Which brings me to issue of reflective control. Can we control our organs? We can indirectly control their operation -- exercise, food, exposure to the elements, and so on, can all influence how they work or operate. We can negatively directly control the operation of some of our organs. I can stop breathing, at least for a while. I can wait in line for the restroom, though not forever. I can close my eyes and plug my ears. And we can directly control other organs. I directly control my arms, my legs, my mouth and so on. So we have a variety of forms of control over some, if not all, of our organs.

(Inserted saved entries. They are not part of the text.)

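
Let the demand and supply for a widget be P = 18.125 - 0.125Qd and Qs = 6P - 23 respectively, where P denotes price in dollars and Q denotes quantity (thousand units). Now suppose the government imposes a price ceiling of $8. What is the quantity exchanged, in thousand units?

Rearranging demand gives Qd = 145 - 8P. In a free market, 145 - 8P = 6P - 23 gives the equilibrium P* = 12, Q* = 49.
Because the ceiling (8) lies below the market-clearing price, it is binding.
At P = 8: Qd = 145 - 8·8 = 81 and Qs = 6·8 - 23 = 25.
The quantity actually transacted is the short side, supply: 25.

25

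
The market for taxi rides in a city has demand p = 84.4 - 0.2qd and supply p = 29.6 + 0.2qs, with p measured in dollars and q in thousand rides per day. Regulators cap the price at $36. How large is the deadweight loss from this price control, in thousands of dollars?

2205

Rearranging demand gives qd = 422 - 5p; rearranging supply gives qs = 5p - 148. Equilibrium: 422 - 5p = 5p - 148, so 570 = 10p and p* = 57, q* = 137.
Since 36 < 57, the ceiling is binding.
At p = 36: qd = 422 - 5·36 = 242 and qs = 5·36 - 148 = 32.
Quantity traded falls to 32. At q = 32 the demand price is (422 - 32)/5 = 78 and the supply price is (148 + 32)/5 = 36.
Deadweight loss = ½ · (78 - 36) · (137 - 32) = ½ · 42 · 105 = 2205.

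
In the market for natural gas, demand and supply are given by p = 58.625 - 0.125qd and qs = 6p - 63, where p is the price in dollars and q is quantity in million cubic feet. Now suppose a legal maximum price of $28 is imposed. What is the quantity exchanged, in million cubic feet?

105

Rearranging demand gives qd = 469 - 8p. Equilibrium: 469 - 8p = 6p - 63, so 532 = 14p and p* = 38, q* = 165.
Since 28 < 38, the ceiling is binding.
At p = 28: qd = 469 - 8·28 = 245 and qs = 6·28 - 63 = 105.
The quantity actually transacted is the short side, supply: 105.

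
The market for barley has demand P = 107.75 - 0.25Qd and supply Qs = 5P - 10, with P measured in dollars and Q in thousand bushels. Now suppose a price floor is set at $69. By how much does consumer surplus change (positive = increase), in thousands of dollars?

Rearranging demand gives Qd = 431 - 4P. Without the control the market clears where 431 - 4P = 5P - 10, i.e. P* = 49 and Q* = 235.
Because the floor (69) lies above the market-clearing price, it is binding.
At P = 69: Qd = 431 - 4·69 = 155 and Qs = 5·69 - 10 = 335.
Consumer surplus without the control is ½ · (107.75 - 49) · 235 = 6903.125.
With the floor, consumers buy 155 units at 69, so CS = ½ · (107.75 - 69) · 155 = 3003.125.
Change in consumer surplus = 3003.125 - 6903.125 = -3900.

-3900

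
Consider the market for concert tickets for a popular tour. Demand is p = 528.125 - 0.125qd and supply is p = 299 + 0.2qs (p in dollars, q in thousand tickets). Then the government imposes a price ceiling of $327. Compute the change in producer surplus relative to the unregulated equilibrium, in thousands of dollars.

Rearranging demand gives qd = 4225 - 8p; rearranging supply gives qs = 5p - 1495. Setting quantity demanded equal to quantity supplied, 4225 - 8p = 5p - 1495, gives p* = 440 and q* = 705.
Since 327 < 440, the ceiling is binding.
At p = 327: qd = 4225 - 8·327 = 1609 and qs = 5·327 - 1495 = 140.
Producer surplus without the control is ½ · (440 - 299) · 705 = 49702.5.
With the ceiling, producers sell 140 units at 327, so PS = ½ · (327 - 299) · 140 = 1960.
Change in producer surplus = 1960 - 49702.5 = -47742.5.

-47742.5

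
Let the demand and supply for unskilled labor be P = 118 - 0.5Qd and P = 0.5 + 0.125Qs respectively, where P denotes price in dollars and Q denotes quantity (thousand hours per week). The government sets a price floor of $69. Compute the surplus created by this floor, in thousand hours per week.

450

Rearranging demand gives Qd = 236 - 2P; rearranging supply gives Qs = 8P - 4. In a free market, 236 - 2P = 8P - 4 gives the equilibrium P* = 24, Q* = 188.
Because the floor (69) lies above the market-clearing price, it is binding.
At P = 69: Qd = 236 - 2·69 = 98 and Qs = 8·69 - 4 = 548.
Surplus = Qs - Qd = 548 - 98 = 450.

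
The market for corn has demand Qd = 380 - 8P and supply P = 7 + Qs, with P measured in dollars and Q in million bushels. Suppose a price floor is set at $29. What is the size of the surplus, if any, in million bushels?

Rearranging supply gives Qs = P - 7. Setting quantity demanded equal to quantity supplied, 380 - 8P = P - 7, gives P* = 43 and Q* = 36.
The floor of 29 is below the equilibrium price 43, so it is not binding; the market clears at P* = 43, Q* = 36.
Since the control does not bind, there is no surplus.

0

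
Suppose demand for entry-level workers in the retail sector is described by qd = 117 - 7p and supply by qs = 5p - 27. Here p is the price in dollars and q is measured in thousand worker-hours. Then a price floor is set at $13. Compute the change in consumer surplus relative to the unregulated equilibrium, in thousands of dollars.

-29.5

Equilibrium: 117 - 7p = 5p - 27, so 144 = 12p and p* = 12, q* = 33.
Since 13 > 12, the floor is binding.
At p = 13: qd = 117 - 7·13 = 26 and qs = 5·13 - 27 = 38.
Consumer surplus without the control is ½ · (117/7 - 12) · 33 = 1089/14.
With the floor, consumers buy 26 units at 13, so CS = ½ · (117/7 - 13) · 26 = 338/7.
Change in consumer surplus = 338/7 - 1089/14 = -29.5.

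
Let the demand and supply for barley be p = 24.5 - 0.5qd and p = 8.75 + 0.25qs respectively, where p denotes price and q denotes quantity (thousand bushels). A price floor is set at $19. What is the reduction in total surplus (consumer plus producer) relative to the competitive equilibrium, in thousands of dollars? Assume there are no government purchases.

37.5

Rearranging demand gives qd = 49 - 2p; rearranging supply gives qs = 4p - 35. Equilibrium: 49 - 2p = 4p - 35, so 84 = 6p and p* = 14, q* = 21.
Because the floor (19) lies above the market-clearing price, it is binding.
At p = 19: qd = 49 - 2·19 = 11 and qs = 4·19 - 35 = 41.
Quantity traded falls to 11. At q = 11 the demand price is (49 - 11)/2 = 19 and the supply price is (35 + 11)/4 = 11.5.
Deadweight loss = ½ · (19 - 11.5) · (21 - 11) = ½ · 7.5 · 10 = 37.5.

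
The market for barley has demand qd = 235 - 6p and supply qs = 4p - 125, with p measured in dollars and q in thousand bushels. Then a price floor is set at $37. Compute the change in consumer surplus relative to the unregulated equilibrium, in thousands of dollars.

In a free market, 235 - 6p = 4p - 125 gives the equilibrium p* = 36, q* = 19.
Because the floor (37) lies above the market-clearing price, it is binding.
At p = 37: qd = 235 - 6·37 = 13 and qs = 4·37 - 125 = 23.
Consumer surplus without the control is ½ · (235/6 - 36) · 19 = 361/12.
With the floor, consumers buy 13 units at 37, so CS = ½ · (235/6 - 37) · 13 = 169/12.
Change in consumer surplus = 169/12 - 361/12 = -16.

-16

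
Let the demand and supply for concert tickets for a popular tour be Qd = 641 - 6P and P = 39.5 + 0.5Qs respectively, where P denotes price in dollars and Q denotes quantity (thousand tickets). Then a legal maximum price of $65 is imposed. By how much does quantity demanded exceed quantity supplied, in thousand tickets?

Rearranging supply gives Qs = 2P - 79. Equilibrium: 641 - 6P = 2P - 79, so 720 = 8P and P* = 90, Q* = 101.
The ceiling of 65 is below the equilibrium price 90, so it binds.
At P = 65: Qd = 641 - 6·65 = 251 and Qs = 2·65 - 79 = 51.
Shortage = Qd - Qs = 251 - 51 = 200.

200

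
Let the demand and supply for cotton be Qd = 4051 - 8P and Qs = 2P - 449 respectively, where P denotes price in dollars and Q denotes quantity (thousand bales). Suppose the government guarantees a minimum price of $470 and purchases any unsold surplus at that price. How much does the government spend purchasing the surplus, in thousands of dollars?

94000

Without the control the market clears where 4051 - 8P = 2P - 449, i.e. P* = 450 and Q* = 451.
Because the floor (470) lies above the market-clearing price, it is binding.
At P = 470: Qd = 4051 - 8·470 = 291 and Qs = 2·470 - 449 = 491.
Surplus = Qs - Qd = 200.
Government expenditure = surplus × support price = 200 × 470 = 94000.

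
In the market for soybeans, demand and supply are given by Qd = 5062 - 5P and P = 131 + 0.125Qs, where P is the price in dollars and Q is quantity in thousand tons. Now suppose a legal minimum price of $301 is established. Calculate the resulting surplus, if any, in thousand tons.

0

Rearranging supply gives Qs = 8P - 1048. Equilibrium: 5062 - 5P = 8P - 1048, so 6110 = 13P and P* = 470, Q* = 2712.
The floor of 301 is below the equilibrium price 470, so it is not binding; the market clears at P* = 470, Q* = 2712.
Since the control does not bind, there is no surplus.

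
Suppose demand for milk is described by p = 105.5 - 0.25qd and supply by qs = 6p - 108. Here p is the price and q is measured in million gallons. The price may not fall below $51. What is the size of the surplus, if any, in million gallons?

Rearranging demand gives qd = 422 - 4p. Setting quantity demanded equal to quantity supplied, 422 - 4p = 6p - 108, gives p* = 53 and q* = 210.
Since 51 is below p* = 53, the floor does not bind and the free-market outcome prevails.
Since the control does not bind, there is no surplus.

0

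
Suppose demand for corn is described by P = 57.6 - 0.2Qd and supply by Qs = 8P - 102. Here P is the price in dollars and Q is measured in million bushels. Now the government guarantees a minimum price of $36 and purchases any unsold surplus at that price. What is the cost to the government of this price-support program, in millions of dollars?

Rearranging demand gives Qd = 288 - 5P. Setting quantity demanded equal to quantity supplied, 288 - 5P = 8P - 102, gives P* = 30 and Q* = 138.
Because the floor (36) lies above the market-clearing price, it is binding.
At P = 36: Qd = 288 - 5·36 = 108 and Qs = 8·36 - 102 = 186.
Surplus = Qs - Qd = 78.
Government expenditure = surplus × support price = 78 × 36 = 2808.

2808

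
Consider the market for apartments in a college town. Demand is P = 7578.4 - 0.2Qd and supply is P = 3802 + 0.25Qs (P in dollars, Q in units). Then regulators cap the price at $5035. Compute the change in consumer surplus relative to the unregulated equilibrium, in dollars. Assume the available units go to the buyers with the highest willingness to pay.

3069020

Rearranging demand gives Qd = 37892 - 5P; rearranging supply gives Qs = 4P - 15208. Equilibrium: 37892 - 5P = 4P - 15208, so 53100 = 9P and P* = 5900, Q* = 8392.
The ceiling of 5035 is below the equilibrium price 5900, so it binds.
At P = 5035: Qd = 37892 - 5·5035 = 12717 and Qs = 4·5035 - 15208 = 4932.
Consumer surplus without the control is ½ · (7578.4 - 5900) · 8392 = 7042566.4.
With the ceiling, 4932 units are sold at 5035 (assume they go to the highest-value buyers). The demand price at Q = 4932 is 6592, so CS = ½ · [(7578.4 - 5035) + (6592 - 5035)] · 4932 = 10111586.4.
Change in consumer surplus = 10111586.4 - 7042566.4 = 3069020.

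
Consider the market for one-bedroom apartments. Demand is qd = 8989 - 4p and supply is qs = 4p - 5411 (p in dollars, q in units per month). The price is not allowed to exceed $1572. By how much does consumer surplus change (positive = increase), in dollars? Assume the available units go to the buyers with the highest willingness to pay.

Without the control the market clears where 8989 - 4p = 4p - 5411, i.e. p* = 1800 and q* = 1789.
Since 1572 < 1800, the ceiling is binding.
At p = 1572: qd = 8989 - 4·1572 = 2701 and qs = 4·1572 - 5411 = 877.
Consumer surplus without the control is ½ · (2247.25 - 1800) · 1789 = 400065.125.
With the ceiling, 877 units are sold at 1572 (assume they go to the highest-value buyers). The demand price at q = 877 is 2028, so CS = ½ · [(2247.25 - 1572) + (2028 - 1572)] · 877 = 496053.125.
Change in consumer surplus = 496053.125 - 400065.125 = 95988.

95988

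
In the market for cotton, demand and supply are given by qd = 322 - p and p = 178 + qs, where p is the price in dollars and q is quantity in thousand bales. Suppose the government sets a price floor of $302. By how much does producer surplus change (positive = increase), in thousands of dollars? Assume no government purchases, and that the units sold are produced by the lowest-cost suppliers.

Rearranging supply gives qs = p - 178. In a free market, 322 - p = p - 178 gives the equilibrium p* = 250, q* = 72.
Because the floor (302) lies above the market-clearing price, it is binding.
At p = 302: qd = 322 - 302 = 20 and qs = 302 - 178 = 124.
Producer surplus without the control is ½ · (250 - 178) · 72 = 2592.
With the floor, 20 units are sold at 302. The supply price at q = 20 is 198, so PS = ½ · [(302 - 178) + (302 - 198)] · 20 = 2280.
Change in producer surplus = 2280 - 2592 = -312.

-312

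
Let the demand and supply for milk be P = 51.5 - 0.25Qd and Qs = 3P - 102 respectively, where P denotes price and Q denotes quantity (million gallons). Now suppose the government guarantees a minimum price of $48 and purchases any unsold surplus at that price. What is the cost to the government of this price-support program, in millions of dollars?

1344

Rearranging demand gives Qd = 206 - 4P. Equilibrium: 206 - 4P = 3P - 102, so 308 = 7P and P* = 44, Q* = 30.
The floor of 48 is above the equilibrium price 44, so it binds.
At P = 48: Qd = 206 - 4·48 = 14 and Qs = 3·48 - 102 = 42.
Surplus = Qs - Qd = 28.
Government expenditure = surplus × support price = 28 × 48 = 1344.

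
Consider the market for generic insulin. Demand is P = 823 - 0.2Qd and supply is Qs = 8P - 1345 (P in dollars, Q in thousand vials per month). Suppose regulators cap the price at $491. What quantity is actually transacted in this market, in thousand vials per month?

2015

Rearranging demand gives Qd = 4115 - 5P. Without the control the market clears where 4115 - 5P = 8P - 1345, i.e. P* = 420 and Q* = 2015.
The ceiling of 491 is above the equilibrium price 420, so it is not binding; the market clears at P* = 420, Q* = 2015.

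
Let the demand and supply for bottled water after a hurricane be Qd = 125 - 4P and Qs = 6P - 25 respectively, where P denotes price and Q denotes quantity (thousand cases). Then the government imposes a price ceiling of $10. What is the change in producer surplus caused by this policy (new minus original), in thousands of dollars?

In a free market, 125 - 4P = 6P - 25 gives the equilibrium P* = 15, Q* = 65.
Since 10 < 15, the ceiling is binding.
At P = 10: Qd = 125 - 4·10 = 85 and Qs = 6·10 - 25 = 35.
Producer surplus without the control is ½ · (15 - 25/6) · 65 = 4225/12.
With the ceiling, producers sell 35 units at 10, so PS = ½ · (10 - 25/6) · 35 = 1225/12.
Change in producer surplus = 1225/12 - 4225/12 = -250.

-250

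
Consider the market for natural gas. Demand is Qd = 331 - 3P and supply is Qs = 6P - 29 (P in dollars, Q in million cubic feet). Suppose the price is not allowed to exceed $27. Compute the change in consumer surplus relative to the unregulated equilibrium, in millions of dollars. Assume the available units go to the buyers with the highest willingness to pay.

In a free market, 331 - 3P = 6P - 29 gives the equilibrium P* = 40, Q* = 211.
Because the ceiling (27) lies below the market-clearing price, it is binding.
At P = 27: Qd = 331 - 3·27 = 250 and Qs = 6·27 - 29 = 133.
Consumer surplus without the control is ½ · (331/3 - 40) · 211 = 44521/6.
With the ceiling, 133 units are sold at 27 (assume they go to the highest-value buyers). The demand price at Q = 133 is 66, so CS = ½ · [(331/3 - 27) + (66 - 27)] · 133 = 48811/6.
Change in consumer surplus = 48811/6 - 44521/6 = 715.

715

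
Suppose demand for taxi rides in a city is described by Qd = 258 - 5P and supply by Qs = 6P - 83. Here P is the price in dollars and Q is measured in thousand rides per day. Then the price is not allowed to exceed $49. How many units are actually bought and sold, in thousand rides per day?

Without the control the market clears where 258 - 5P = 6P - 83, i.e. P* = 31 and Q* = 103.
Since 49 is above P* = 31, the ceiling does not bind and the free-market outcome prevails.

103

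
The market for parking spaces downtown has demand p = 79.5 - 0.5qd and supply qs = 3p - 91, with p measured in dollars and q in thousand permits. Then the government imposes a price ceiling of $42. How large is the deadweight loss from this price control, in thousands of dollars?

240

Rearranging demand gives qd = 159 - 2p. Without the control the market clears where 159 - 2p = 3p - 91, i.e. p* = 50 and q* = 59.
Since 42 < 50, the ceiling is binding.
At p = 42: qd = 159 - 2·42 = 75 and qs = 3·42 - 91 = 35.
Quantity traded falls to 35. At q = 35 the demand price is (159 - 35)/2 = 62 and the supply price is (91 + 35)/3 = 42.
Deadweight loss = ½ · (62 - 42) · (59 - 35) = ½ · 20 · 24 = 240.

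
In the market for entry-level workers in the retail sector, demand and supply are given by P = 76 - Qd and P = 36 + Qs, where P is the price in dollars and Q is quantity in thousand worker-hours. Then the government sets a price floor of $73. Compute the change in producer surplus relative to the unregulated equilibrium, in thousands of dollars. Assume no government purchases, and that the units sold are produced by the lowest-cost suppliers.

-93.5

Rearranging demand gives Qd = 76 - P; rearranging supply gives Qs = P - 36. Setting quantity demanded equal to quantity supplied, 76 - P = P - 36, gives P* = 56 and Q* = 20.
Since 73 > 56, the floor is binding.
At P = 73: Qd = 76 - 73 = 3 and Qs = 73 - 36 = 37.
Producer surplus without the control is ½ · (56 - 36) · 20 = 200.
With the floor, 3 units are sold at 73. The supply price at Q = 3 is 39, so PS = ½ · [(73 - 36) + (73 - 39)] · 3 = 106.5.
Change in producer surplus = 106.5 - 200 = -93.5.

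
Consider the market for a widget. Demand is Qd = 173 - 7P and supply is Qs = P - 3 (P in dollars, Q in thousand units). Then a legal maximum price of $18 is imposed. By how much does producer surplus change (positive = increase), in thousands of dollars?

-68

Equilibrium: 173 - 7P = P - 3, so 176 = 8P and P* = 22, Q* = 19.
The ceiling of 18 is below the equilibrium price 22, so it binds.
At P = 18: Qd = 173 - 7·18 = 47 and Qs = 18 - 3 = 15.
Producer surplus without the control is ½ · (22 - 3) · 19 = 180.5.
With the ceiling, producers sell 15 units at 18, so PS = ½ · (18 - 3) · 15 = 112.5.
Change in producer surplus = 112.5 - 180.5 = -68.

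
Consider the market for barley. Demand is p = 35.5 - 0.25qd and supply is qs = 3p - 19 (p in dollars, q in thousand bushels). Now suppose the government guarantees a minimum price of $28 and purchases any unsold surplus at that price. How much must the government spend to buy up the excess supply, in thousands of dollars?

980

Rearranging demand gives qd = 142 - 4p. Without the control the market clears where 142 - 4p = 3p - 19, i.e. p* = 23 and q* = 50.
Because the floor (28) lies above the market-clearing price, it is binding.
At p = 28: qd = 142 - 4·28 = 30 and qs = 3·28 - 19 = 65.
Surplus = qs - qd = 35.
Government expenditure = surplus × support price = 35 × 28 = 980.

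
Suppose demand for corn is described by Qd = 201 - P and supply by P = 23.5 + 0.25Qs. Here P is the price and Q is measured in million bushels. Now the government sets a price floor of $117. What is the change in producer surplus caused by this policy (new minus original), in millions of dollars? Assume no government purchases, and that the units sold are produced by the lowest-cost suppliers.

4451.5

Rearranging supply gives Qs = 4P - 94. Without the control the market clears where 201 - P = 4P - 94, i.e. P* = 59 and Q* = 142.
Since 117 > 59, the floor is binding.
At P = 117: Qd = 201 - 117 = 84 and Qs = 4·117 - 94 = 374.
Producer surplus without the control is ½ · (59 - 23.5) · 142 = 2520.5.
With the floor, 84 units are sold at 117. The supply price at Q = 84 is 44.5, so PS = ½ · [(117 - 23.5) + (117 - 44.5)] · 84 = 6972.
Change in producer surplus = 6972 - 2520.5 = 4451.5.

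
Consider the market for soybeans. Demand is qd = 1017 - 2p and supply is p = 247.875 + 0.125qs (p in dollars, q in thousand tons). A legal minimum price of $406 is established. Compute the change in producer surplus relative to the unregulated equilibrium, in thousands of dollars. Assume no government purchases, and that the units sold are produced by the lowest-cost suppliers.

18921

Rearranging supply gives qs = 8p - 1983. Without the control the market clears where 1017 - 2p = 8p - 1983, i.e. p* = 300 and q* = 417.
The floor of 406 is above the equilibrium price 300, so it binds.
At p = 406: qd = 1017 - 2·406 = 205 and qs = 8·406 - 1983 = 1265.
Producer surplus without the control is ½ · (300 - 247.875) · 417 = 10868.0625.
With the floor, 205 units are sold at 406. The supply price at q = 205 is 273.5, so PS = ½ · [(406 - 247.875) + (406 - 273.5)] · 205 = 29789.0625.
Change in producer surplus = 29789.0625 - 10868.0625 = 18921.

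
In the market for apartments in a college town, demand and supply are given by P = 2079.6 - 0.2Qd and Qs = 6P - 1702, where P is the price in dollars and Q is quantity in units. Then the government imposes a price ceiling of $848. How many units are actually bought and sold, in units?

3386

Rearranging demand gives Qd = 10398 - 5P. In a free market, 10398 - 5P = 6P - 1702 gives the equilibrium P* = 1100, Q* = 4898.
The ceiling of 848 is below the equilibrium price 1100, so it binds.
At P = 848: Qd = 10398 - 5·848 = 6158 and Qs = 6·848 - 1702 = 3386.
The quantity actually transacted is the short side, supply: 3386.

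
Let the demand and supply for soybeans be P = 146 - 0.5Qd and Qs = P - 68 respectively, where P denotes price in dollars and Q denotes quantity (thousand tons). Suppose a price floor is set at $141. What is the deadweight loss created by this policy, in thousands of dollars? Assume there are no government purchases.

Rearranging demand gives Qd = 292 - 2P. Equilibrium: 292 - 2P = P - 68, so 360 = 3P and P* = 120, Q* = 52.
Since 141 > 120, the floor is binding.
At P = 141: Qd = 292 - 2·141 = 10 and Qs = 141 - 68 = 73.
Quantity traded falls to 10. At Q = 10 the demand price is (292 - 10)/2 = 141 and the supply price is 68 + 10 = 78.
Deadweight loss = ½ · (141 - 78) · (52 - 10) = ½ · 63 · 42 = 1323.

1323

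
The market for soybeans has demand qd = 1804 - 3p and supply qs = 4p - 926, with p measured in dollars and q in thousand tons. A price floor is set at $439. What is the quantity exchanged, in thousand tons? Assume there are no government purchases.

Setting quantity demanded equal to quantity supplied, 1804 - 3p = 4p - 926, gives p* = 390 and q* = 634.
Since 439 > 390, the floor is binding.
At p = 439: qd = 1804 - 3·439 = 487 and qs = 4·439 - 926 = 830.
The quantity actually transacted is the short side, demand: 487.

487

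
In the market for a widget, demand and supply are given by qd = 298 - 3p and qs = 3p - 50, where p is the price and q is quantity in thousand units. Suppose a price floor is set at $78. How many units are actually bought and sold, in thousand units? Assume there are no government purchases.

64

Without the control the market clears where 298 - 3p = 3p - 50, i.e. p* = 58 and q* = 124.
The floor of 78 is above the equilibrium price 58, so it binds.
At p = 78: qd = 298 - 3·78 = 64 and qs = 3·78 - 50 = 184.
The quantity actually transacted is the short side, demand: 64.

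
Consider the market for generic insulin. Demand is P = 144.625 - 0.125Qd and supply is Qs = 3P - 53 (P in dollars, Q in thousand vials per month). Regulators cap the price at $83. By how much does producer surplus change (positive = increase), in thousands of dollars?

-6385.5

Rearranging demand gives Qd = 1157 - 8P. In a free market, 1157 - 8P = 3P - 53 gives the equilibrium P* = 110, Q* = 277.
Because the ceiling (83) lies below the market-clearing price, it is binding.
At P = 83: Qd = 1157 - 8·83 = 493 and Qs = 3·83 - 53 = 196.
Producer surplus without the control is ½ · (110 - 53/3) · 277 = 76729/6.
With the ceiling, producers sell 196 units at 83, so PS = ½ · (83 - 53/3) · 196 = 19208/3.
Change in producer surplus = 19208/3 - 76729/6 = -6385.5.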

Does it follow that if I have the same form of control over two organs that the two organs do not really differ in kind? Does it somehow follow that the two organs don't work or operate in different ways or have different norms appropriate for their evaluation? Not at all. So from the premise that we enjoy a kind of direct guidance control through reflection over belief and action, a kind of control that grounds our responsibility over belief and action in both cases, not much follows about the differences or similarities between theoretical and practical reasoning.

When concluding, McCormick makes a strong point that theoretical and practical reasoning work in tandem, often overlapping and intertwined. Should we conclude that there is only one capacity -- reasoning -- with the function of contributing to individual and collective flourishing? Again I don't think so, for the same reason that all of our organs, though with different structures, ontologies and functions, must work together for our overall good. The structure, ontology, and function of belief may differ fundamentally from action. As she admits, we have voluntary control over action that we lack over belief. That's one difference. Other philosophers have argued for more.

McCormick does an outstanding job drawing our attention to questions about the ultimate basis for epistemic normativity and the extent of our control over belief. She's made a convincing case that the case for the autonomy of the epistemic in the normative domain is not so easily made. I've come to seriously doubt it myself. And she is surely right to explore the extent of our agency and the nature of our responsibility in belief, to see parallels between belief and action where others only see differences. But has she persuaded me that theoretical and practical reasoning are not different kinds of reasoning or that the norms for both are essentially the same? Not yet. Their functions and their structures, as far as I can tell, may yet be fundamentally different even if both are expressions of our agency.